I was trying to prove if it's true that $\sum_{n=0}^{\infty} e^{-\pi n^2} \left(1 - 4\pi n^2\right) (-1)^{\frac{1}{2} n(n+1)} = \frac{3}{2}$, an "identity" I found online.

The sum of the first $10$ terms with Mathematica is $1.499999999882174822912079...$, so obviously the identity is not true, but I would still try to find a closed form expression.

If I just consider $\sum_{n=0}^{\infty} e^{-\pi n^2} \left(1 - 4\pi n^2\right)$, is quite simple to show that, with the use of theta functions and this answer Proving $\sum_{n=-\infty}^\infty n^2e^{-\pi n^2}=\frac{\Gamma (1/4)}{4\sqrt{2}\pi^{7/4}}$, the sum reduces to

$1 + \frac{\theta_3(0,e^{-\pi})-1}{2} -4\pi \frac{\theta_3''(0,e^{-\pi})}{2} = 1 + \frac{\theta_3(0,e^{-\pi})-1}{2} -\frac{\theta_3(0,e^{-\pi})}{2}=\frac{1}{2}$

and this suffice to prove that the "identity" cannot be true.
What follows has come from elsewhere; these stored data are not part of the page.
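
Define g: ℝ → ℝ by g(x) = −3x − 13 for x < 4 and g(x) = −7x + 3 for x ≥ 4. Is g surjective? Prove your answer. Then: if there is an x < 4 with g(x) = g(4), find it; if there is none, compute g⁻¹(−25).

Both pieces are strictly decreasing (slopes −3 and −7), so each is injective on its own interval.
The left piece maps (−∞, 4) onto (−25, ∞); the right piece maps [4, ∞) onto (−∞, −25].
These images together cover ℝ, so g is surjective.
Because the two images are disjoint, no x < 4 has g(x) = g(4), so we compute g⁻¹(−25): −25 lies in (−∞, −25], so solve −7x + 3 = −25: x = (−25 − 3)/(−7) = 4.

4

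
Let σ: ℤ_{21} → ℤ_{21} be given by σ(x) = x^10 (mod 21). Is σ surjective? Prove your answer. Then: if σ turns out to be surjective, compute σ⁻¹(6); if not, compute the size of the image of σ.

8

σ(2): Repeated squaring mod 21: 2^1 ≡ 2, 2^2 ≡ 2² = 4, 2^4 ≡ 4² = 16, 2^8 ≡ 16² = 256 ≡ 4. Since 10 = 8 + 2, 2^10 ≡ 4·4: 4·4 = 16. So 2^10 ≡ 16 (mod 21).
σ(5): Repeated squaring mod 21: 5^1 ≡ 5, 5^2 ≡ 5² = 25 ≡ 4, 5^4 ≡ 4² = 16, 5^8 ≡ 16² = 256 ≡ 4. Since 10 = 8 + 2, 5^10 ≡ 4·4: 4·4 = 16. So 5^10 ≡ 16 (mod 21).
So σ(2) = σ(5) = 16 while 2 ≠ 5, therefore σ is not injective.
A non-injective map from the 21-element set ℤ_{21} to itself takes at most 20 distinct values, so it cannot be surjective. So σ is not surjective.
Since σ is not surjective, we determine |image(σ)|. Computing x^10 mod 21 for each x (by repeated squaring, reducing mod 21 at every step), the values σ(0), σ(1), …, σ(20) are: 0, 1, 16, 18, 4, 16, 15, 7, 1, 9, 4, 4, 9, 1, 7, 15, 16, 4, 18, 16, 1.
The distinct values are {0, 1, 4, 7, 9, 15, 16, 18}; there are 8 of them.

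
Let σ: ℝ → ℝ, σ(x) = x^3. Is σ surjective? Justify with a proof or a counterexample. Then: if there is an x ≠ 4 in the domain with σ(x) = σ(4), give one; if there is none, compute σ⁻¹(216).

For any y ∈ ℝ, x = y^{1/3} ∈ ℝ gives σ(x) = y, so σ is surjective.
Since x ↦ x^3 is strictly increasing on ℝ, it is injective there, so no x ≠ 4 in the domain has σ(x) = σ(4). We therefore compute σ⁻¹(216) = 216^{1/3} = 6 (indeed 6^3 = 216).

6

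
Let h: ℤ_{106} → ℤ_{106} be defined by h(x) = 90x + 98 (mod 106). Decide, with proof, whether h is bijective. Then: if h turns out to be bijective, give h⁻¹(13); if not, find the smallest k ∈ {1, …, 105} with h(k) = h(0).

Recall that injectivity means: for all x_1, x_2 in the domain, h(x_1) = h(x_2) implies x_1 = x_2.
We have gcd(90, 106) = 2 > 1. Taking x_1 = 0 and x_2 = 53: h(0) = 98 and h(53) = 90·53 + 98 = 4868 ≡ 98 (mod 106).
So h(0) = h(53) while 0 ≠ 53, hence h is not injective, hence not bijective.
Since h is not bijective, we find the least positive k with h(k) = h(0): this means 90k ≡ 0 (mod 106), i.e. 106 ∣ 90k. Since gcd(90, 106) = 2, dividing through by 2 this holds exactly when 53 ∣ 45k, and as gcd(45, 53) = 1, exactly when 53 ∣ k.
The smallest positive such k is 53.

53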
So I expect that a closed form for the twice alternating sum can be expressed as a linear combination of $\theta_3(0,e^{-p\pi}),\theta_4(0,e^{-q\pi}) $ and their second derivatives, with $\{p,q\}$ positive integers.

How can it be done?

Answer 1

A small observation (not an answer), but nevertheless: note that $-1=e^{i\pi}$ and hence, the required sum can be rewritten as follows: \begin{equation*} \begin{split} \sum_{n=0}^{\infty}e^{-\pi n^2}(1-4\pi n^2)(-1)^{n(n+1)/2} &=\sum_{n=0}^{\infty}(1-4\pi n^2)\exp\left\{-\pi n^2+\frac{i\pi}{2}n(n+1)\right\}= \\ &=\sum_{n=0}^{\infty}(1-4\pi n^2)e^{\pi i n^2\tau_0+2\pi inz_0}, \end{split} \end{equation*} where $\tau_0=\frac{1}{2}+i\in\{z:\operatorname{Im}\tau>0\}$ and $z_0=\frac{1}{4}$.
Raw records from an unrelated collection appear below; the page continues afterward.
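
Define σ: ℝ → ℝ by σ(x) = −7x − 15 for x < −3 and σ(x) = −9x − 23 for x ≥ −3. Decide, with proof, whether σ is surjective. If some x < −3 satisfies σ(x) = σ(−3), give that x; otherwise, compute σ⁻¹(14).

Both pieces are strictly decreasing (slopes −7 and −9), so each is injective on its own interval.
The left piece maps (−∞, −3) onto (6, ∞); the right piece maps [−3, ∞) onto (−∞, 4].
The union (6, ∞) ∪ (−∞, 4] omits the interval between 6 and 4; in particular 6 has no preimage. So σ is not surjective.
Because the two images are disjoint, no x < −3 has σ(x) = σ(−3), so we compute σ⁻¹(14): 14 lies in (6, ∞), so solve −7x − 15 = 14: x = (14 + 15)/(−7) = −29/7.

-29/7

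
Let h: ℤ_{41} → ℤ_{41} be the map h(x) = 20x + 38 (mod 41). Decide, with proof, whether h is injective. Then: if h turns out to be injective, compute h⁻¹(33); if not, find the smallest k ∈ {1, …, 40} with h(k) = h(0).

10

Suppose h(x_1) = h(x_2) in ℤ_{41}. Then 20x_1 + 38 ≡ 20x_2 + 38 (mod 41), therefore 20(x_1 − x_2) ≡ 0 (mod 41).
Since gcd(20, 41) = 1, 20 is invertible modulo 41, therefore x_1 − x_2 ≡ 0 (mod 41), i.e. x_1 = x_2.
Therefore h is injective.
We now compute 20⁻¹ mod 41 explicitly. Euclid's algorithm: 41 = 2·20 + 1; back-substituting gives 1 = 39·20 − 19·41, so 20⁻¹ ≡ 39 (mod 41).
Since h is injective, we find h⁻¹(33): we need 20x ≡ 33 − 38 ≡ 36 (mod 41). Using 20⁻¹ = 39: x ≡ 39·36 = 1404 = 34·41 + 10, so x = 10.
Check: h(10) = 20·10 + 38 = 238 = 5·41 + 33 ≡ 33 (mod 41).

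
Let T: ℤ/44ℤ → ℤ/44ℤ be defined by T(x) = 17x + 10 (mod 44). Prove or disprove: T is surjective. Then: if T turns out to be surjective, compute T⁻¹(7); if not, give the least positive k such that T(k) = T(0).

Since gcd(17, 44) = 1, 17 is invertible modulo 44. Euclid's algorithm: 44 = 2·17 + 10, 17 = 1·10 + 7, 10 = 1·7 + 3, 7 = 2·3 + 1; back-substituting gives 1 = 13·17 − 5·44, so 17⁻¹ ≡ 13 (mod 44).
For any y ∈ ℤ/44ℤ, x = 13(y − 10) mod 44 satisfies T(x) = 17·13(y − 10) + 10 ≡ y (since 17·13 ≡ 1 mod 44). So every y has a preimage.
Hence T is surjective.
Since T is surjective, we compute T⁻¹(7): solve 17x + 10 ≡ 7 (mod 44), i.e. 17x ≡ 41 (mod 44).
Multiplying by 17⁻¹ = 13 gives x ≡ 13·41 = 533 = 12·44 + 5 ≡ 5 (mod 44).
Check: T(5) = 17·5 + 10 = 95 = 2·44 + 7 ≡ 7 (mod 44).

5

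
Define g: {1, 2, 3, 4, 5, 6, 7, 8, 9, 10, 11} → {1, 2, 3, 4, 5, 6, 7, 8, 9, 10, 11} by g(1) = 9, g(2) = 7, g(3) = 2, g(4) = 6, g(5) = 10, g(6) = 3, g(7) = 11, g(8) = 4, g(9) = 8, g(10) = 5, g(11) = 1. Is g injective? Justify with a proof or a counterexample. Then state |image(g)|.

11

The values g(1), …, g(11) are 9, 7, 2, 6, 10, 3, 11, 4, 8, 5, 1 — all distinct.
So g(a) = g(b) only when a = b, and g is injective.
The image of g is {1, 2, 3, 4, 5, 6, 7, 8, 9, 10, 11}, which has 11 elements.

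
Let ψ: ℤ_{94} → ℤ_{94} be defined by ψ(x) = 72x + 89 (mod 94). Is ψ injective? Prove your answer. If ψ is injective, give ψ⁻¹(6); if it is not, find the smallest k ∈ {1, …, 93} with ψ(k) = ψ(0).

47

We have gcd(72, 94) = 2 > 1. Taking s = 0 and t = 47: ψ(0) = 89 and ψ(47) = 72·47 + 89 = 3473 ≡ 89 (mod 94).
So ψ(0) = ψ(47) while 0 ≠ 47, thus ψ is not injective.
Since ψ is not injective, we find the least positive k with ψ(k) = ψ(0): this means 72k ≡ 0 (mod 94), i.e. 94 ∣ 72k. Since gcd(72, 94) = 2, dividing through by 2 this holds exactly when 47 ∣ 36k, and as gcd(36, 47) = 1, exactly when 47 ∣ k.
The smallest positive such k is 47.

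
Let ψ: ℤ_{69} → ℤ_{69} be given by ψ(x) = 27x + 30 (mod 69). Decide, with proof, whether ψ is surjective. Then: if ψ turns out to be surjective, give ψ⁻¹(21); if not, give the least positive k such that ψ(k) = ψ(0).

Since gcd(27, 69) = 3, we have 27x ≡ 0 (mod 3) for all x, so ψ(x) ≡ 0 (mod 3).
But 1 ≢ 0 (mod 3), so 1 ∈ ℤ_{69} has no preimage. So ψ is not surjective.
Since ψ is not surjective, we find the least positive k with ψ(k) = ψ(0): this means 27k ≡ 0 (mod 69), i.e. 69 ∣ 27k. Since gcd(27, 69) = 3, dividing through by 3 this holds exactly when 23 ∣ 9k, and as gcd(9, 23) = 1, exactly when 23 ∣ k.
The smallest positive such k is 23.

23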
If one can somehow extend the summation in the formula above to $n\in\mathbb{Z}$, then one can take an advantage of the following formula for the Jacobi theta function $\vartheta(z,\tau)$: $$ \vartheta(z,\tau)=\sum_{n=-\infty}^{+\infty}e^{\pi in^2\tau+2\pi i nz}. $$ However, I am not sure at the moment how to proceed further.